OAKLAND, Calif. (AP) - CC Sabathia spent a day off handing out his 50,000th backpack to first-graders and second-graders at home in Vallejo as kids returned to school.
The veteran major leaguer has been doing thoughtful things in Vallejo for years, and this marked the 11th year he has donated backpacks. On Monday, however, he got to give them out on the first day at every elementary school for the first time. The larger-than-life lefty certainly could relate to all the crying kindergarteners as they parted from their parents at drop-off. That used to be him in tears as a boy, and he still remembers it well, noting, “I was super spoiled as a kid.”
Sabathia’s farewell in the Bay Area means so much as he returns to his roots for the final time during the regular season before the 39-year-old pitcher heads into retirement.
“This is always going to be a special trip to me,” said Sabathia, who will conclude his career following 19 big league seasons, the last 11 with the New York Yankees. “Just being here with my family, my kids getting to see Vallejo and hang out in Vallejo, my kids are there now, so it’s always a special time for us.”
As soon as Rickey Henderson walked onto the field before Tuesday’s series opener against the Athletics, Sabathia instructed his 15-year-old son, “Little C, get up, get up, right now!” to capitalize on a photo opportunity with the Hall of Famer, someone who “was a huge inspiration.”
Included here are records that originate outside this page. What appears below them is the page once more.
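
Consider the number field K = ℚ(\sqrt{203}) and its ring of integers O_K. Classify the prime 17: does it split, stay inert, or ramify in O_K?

d = 203 ≡ 3 (mod 4), so O_K = ℤ[√203] and disc(K) = 4d = 812.
17 ∤ 812, so 17 is unramified.
Compute (203/17) via Euler: 16^((17-1)/2) mod 17 = 1, so (203/17) = 1.
d is a quadratic residue mod p, hence 17 splits in O_K.

split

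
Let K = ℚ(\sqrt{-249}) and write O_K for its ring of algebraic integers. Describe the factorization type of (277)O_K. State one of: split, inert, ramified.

277 splits in O_K

d = -249 ≡ 3 (mod 4), so O_K = ℤ[√-249] and disc(K) = 4d = -996.
Since gcd(277, -996) = 1 the prime 277 does not ramify.
(-249/277) = 28^138 mod 277 = 1, giving Legendre symbol 1.
(-249/277) = 1, so 277 splits.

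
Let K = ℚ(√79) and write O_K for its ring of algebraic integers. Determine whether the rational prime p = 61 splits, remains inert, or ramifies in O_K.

p is inert

d = 79 ≡ 3 (mod 4), so O_K = ℤ[√79] and disc(K) = 4d = 316.
Since gcd(61, 316) = 1 the prime 61 does not ramify.
(79/61) = 18^30 mod 61 = 60, giving Legendre symbol -1.
Legendre symbol -1 ⇒ 61 is inert.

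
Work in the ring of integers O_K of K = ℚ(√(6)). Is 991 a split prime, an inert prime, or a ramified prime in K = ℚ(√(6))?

p is inert

Since 6 ≢ 1 mod 4, the ring of integers is ℤ[√6] with discriminant 4·6 = 24.
disc(K) = 24 is not divisible by 991; 991 is unramified.
Compute (6/991) via Euler: 6^((991-1)/2) mod 991 = 990, so (6/991) = -1.
d is a non-residue mod p, hence 991 remains inert in O_K.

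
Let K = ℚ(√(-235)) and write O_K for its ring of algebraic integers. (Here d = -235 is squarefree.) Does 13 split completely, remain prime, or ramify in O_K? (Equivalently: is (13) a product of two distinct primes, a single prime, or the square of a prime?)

d = -235 ≡ 1 (mod 4), so O_K = ℤ[(1+√-235)/2] and disc(K) = d = -235.
13 ∤ -235, so 13 is unramified.
(-235/13) = 12^6 mod 13 = 1, giving Legendre symbol 1.
(-235/13) = 1, so 13 splits.

split — (13) = 𝔭₁𝔭₂ with 𝔭₁ ≠ 𝔭₂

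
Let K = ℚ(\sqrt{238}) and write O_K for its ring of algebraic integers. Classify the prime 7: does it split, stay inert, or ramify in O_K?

ramified

d = 238 ≡ 2 (mod 4), so O_K = ℤ[√238] and disc(K) = 4d = 952.
Ramification test: 7 | 952. The prime 7 ramifies in K.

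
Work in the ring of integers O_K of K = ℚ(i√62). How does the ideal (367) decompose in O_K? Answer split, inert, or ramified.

-62 mod 4 = 2, hence disc K = 4·(-62) = -248 and O_K = ℤ[√-62].
367 ∤ -248, so 367 is unramified.
(-62/367) = 305^183 mod 367 = 366, giving Legendre symbol -1.
(-62/367) = -1, so 367 is inert.

inert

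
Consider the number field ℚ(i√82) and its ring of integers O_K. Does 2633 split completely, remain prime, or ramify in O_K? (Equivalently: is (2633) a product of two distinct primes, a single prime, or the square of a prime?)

split — (2633) = 𝔭₁𝔭₂ with 𝔭₁ ≠ 𝔭₂

Since -82 ≢ 1 mod 4, the ring of integers is ℤ[√-82] with discriminant 4·(-82) = -328.
Since gcd(2633, -328) = 1 the prime 2633 does not ramify.
Euler's criterion: (-82)^1316 mod 2633 = 1. Thus (-82|2633) = 1.
Legendre symbol 1 ⇒ 2633 is split.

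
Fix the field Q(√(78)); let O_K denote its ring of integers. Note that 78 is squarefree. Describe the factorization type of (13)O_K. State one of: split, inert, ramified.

Since 78 ≢ 1 mod 4, the ring of integers is ℤ[√78] with discriminant 4·78 = 312.
13 divides disc(K) = 312, so 13 ramifies.

ramified — (13) = 𝔭²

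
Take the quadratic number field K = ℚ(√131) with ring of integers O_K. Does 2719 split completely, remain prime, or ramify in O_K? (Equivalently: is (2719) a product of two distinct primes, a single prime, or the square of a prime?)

inert — (2719) stays prime in O_K

Since 131 ≢ 1 mod 4, the ring of integers is ℤ[√131] with discriminant 4·131 = 524.
2719 ∤ 524, so 2719 is unramified.
Euler's criterion: 131^1359 mod 2719 = 2718. Thus (131|2719) = -1.
d is a non-residue mod p, hence 2719 remains inert in O_K.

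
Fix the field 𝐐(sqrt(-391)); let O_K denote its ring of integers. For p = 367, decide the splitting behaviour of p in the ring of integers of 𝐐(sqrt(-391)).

d = -391 ≡ 1 (mod 4), so O_K = ℤ[(1+√-391)/2] and disc(K) = d = -391.
367 ∤ -391, so 367 is unramified.
Legendre symbol by Euler's criterion: (-391/367) ≡ (-391)^183 ≡ 1 (mod 367), i.e. (-391/367) = 1.
(-391/367) = 1, so 367 splits.

splits completely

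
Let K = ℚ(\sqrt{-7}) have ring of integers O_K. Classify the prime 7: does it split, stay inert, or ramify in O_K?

d = -7 ≡ 1 (mod 4), so O_K = ℤ[(1+√-7)/2] and disc(K) = d = -7.
Ramification test: 7 | -7. The prime 7 ramifies in K.

7 is ramified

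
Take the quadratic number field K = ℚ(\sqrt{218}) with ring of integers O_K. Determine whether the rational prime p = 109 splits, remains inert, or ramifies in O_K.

218 mod 4 = 2, hence disc K = 4·218 = 872 and O_K = ℤ[√218].
disc(K) = 872 = 109·8, so p = 109 is ramified.

ramified — (109) = 𝔭²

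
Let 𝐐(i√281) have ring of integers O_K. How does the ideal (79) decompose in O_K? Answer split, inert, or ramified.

Since -281 ≢ 1 mod 4, the ring of integers is ℤ[√-281] with discriminant 4·(-281) = -1124.
disc(K) = -1124 is not divisible by 79; 79 is unramified.
(-281/79) = 35^39 mod 79 = 78, giving Legendre symbol -1.
Legendre symbol -1 ⇒ 79 is inert.

inert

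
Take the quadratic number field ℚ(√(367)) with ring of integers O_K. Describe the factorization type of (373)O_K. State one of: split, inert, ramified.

Since 367 ≢ 1 mod 4, the ring of integers is ℤ[√367] with discriminant 4·367 = 1468.
Since gcd(373, 1468) = 1 the prime 373 does not ramify.
Euler's criterion: 367^186 mod 373 = 372. Thus (367|373) = -1.
(367/373) = -1, so 373 is inert.

373 remains inert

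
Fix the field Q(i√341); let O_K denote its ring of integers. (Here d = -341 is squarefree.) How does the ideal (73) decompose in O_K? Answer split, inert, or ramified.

-341 mod 4 = 3, hence disc K = 4·(-341) = -1364 and O_K = ℤ[√-341].
Since gcd(73, -1364) = 1 the prime 73 does not ramify.
Legendre symbol by Euler's criterion: (-341/73) ≡ (-341)^36 ≡ 1 (mod 73), i.e. (-341/73) = 1.
d is a quadratic residue mod p, hence 73 splits in O_K.

split — (73) = 𝔭₁𝔭₂ with 𝔭₁ ≠ 𝔭₂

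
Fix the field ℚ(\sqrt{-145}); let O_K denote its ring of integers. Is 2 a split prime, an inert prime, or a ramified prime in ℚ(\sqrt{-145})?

ramified

d = -145 ≡ 3 (mod 4), so O_K = ℤ[√-145] and disc(K) = 4d = -580.
2 divides disc(K) = -580, so 2 ramifies.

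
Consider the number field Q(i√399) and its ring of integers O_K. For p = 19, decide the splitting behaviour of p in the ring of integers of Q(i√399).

ramified — (19) = 𝔭²

-399 mod 4 = 1, hence disc K = -399 and O_K = ℤ[(1+√-399)/2].
disc(K) = -399 = 19·(-21), so p = 19 is ramified.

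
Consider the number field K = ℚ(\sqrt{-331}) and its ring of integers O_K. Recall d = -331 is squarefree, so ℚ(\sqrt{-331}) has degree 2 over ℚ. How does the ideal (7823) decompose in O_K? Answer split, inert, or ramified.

inert — (7823) stays prime in O_K

d = -331 ≡ 1 (mod 4), so O_K = ℤ[(1+√-331)/2] and disc(K) = d = -331.
7823 ∤ -331, so 7823 is unramified.
Compute (-331/7823) via Euler: 7492^((7823-1)/2) mod 7823 = 7822, so (-331/7823) = -1.
Legendre symbol -1 ⇒ 7823 is inert.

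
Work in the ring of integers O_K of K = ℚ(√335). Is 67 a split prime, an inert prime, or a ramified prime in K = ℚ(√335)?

ramifies in O_K

Since 335 ≢ 1 mod 4, the ring of integers is ℤ[√335] with discriminant 4·335 = 1340.
Ramification test: 67 | 1340. The prime 67 ramifies in K.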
“I don’t think I ever would want to face him. He was like that much of an idol for me,” Sabathia said Wednesday. “Just him being so fast, the way he hit balls, the way he pimped the homers. That was all appealing to me being an inner-city kid playing baseball. That’s the way we played watching him. It was awesome to see that.”
Sabathia was reminded he sat courtside at Golden State games in Oakland long before the Warriors became a dynasty.
“That’s what people don’t know, people always hate on me,” he said, chuckling. “People always hate on me because I was courtside before the Warriors got hot.”
He plans to be back for Raiders games this season and to see the Warriors at their new arena, Chase Center, in San Francisco. His relatives still live in Vallejo and Sabathia will regularly bring his four children here though they live full-time in New Jersey.
While Sabathia never received a formal offer from San Francisco in free agency before the 2009 season, he said the sides came close to negotiating terms. He grew up an A’s fan but always figured he might end up playing on the other side of the bay with the Giants.
In December 2008, Yankees general manager Brian Cashman left the winter meetings in Las Vegas for a quick trip into Oakland, then took a car service to Sabathia’s home in Vallejo and added a seventh year to the offer that was already on the table from about a month earlier to the 2006 AL Cy Young Award winner.
“It would’ve been cool, yeah,” he said of playing in San Francisco, “but this was the best thing for me, being able to come to New York, having a chance to win every year, being in the pinstripes has been a lot of fun. It’s my dad’s dream, so I’m glad I got a chance to live it out.”
It might have been cool to pitch once more in Oakland, too.
Not that Sabathia campaigned to take the Coliseum mound one last time. Sabathia returned from the injured list Sunday against Cleveland after missing 21 games with inflammation in his right knee.
“It’s team,” manager Aaron Boone said. “He lives that. He always has.”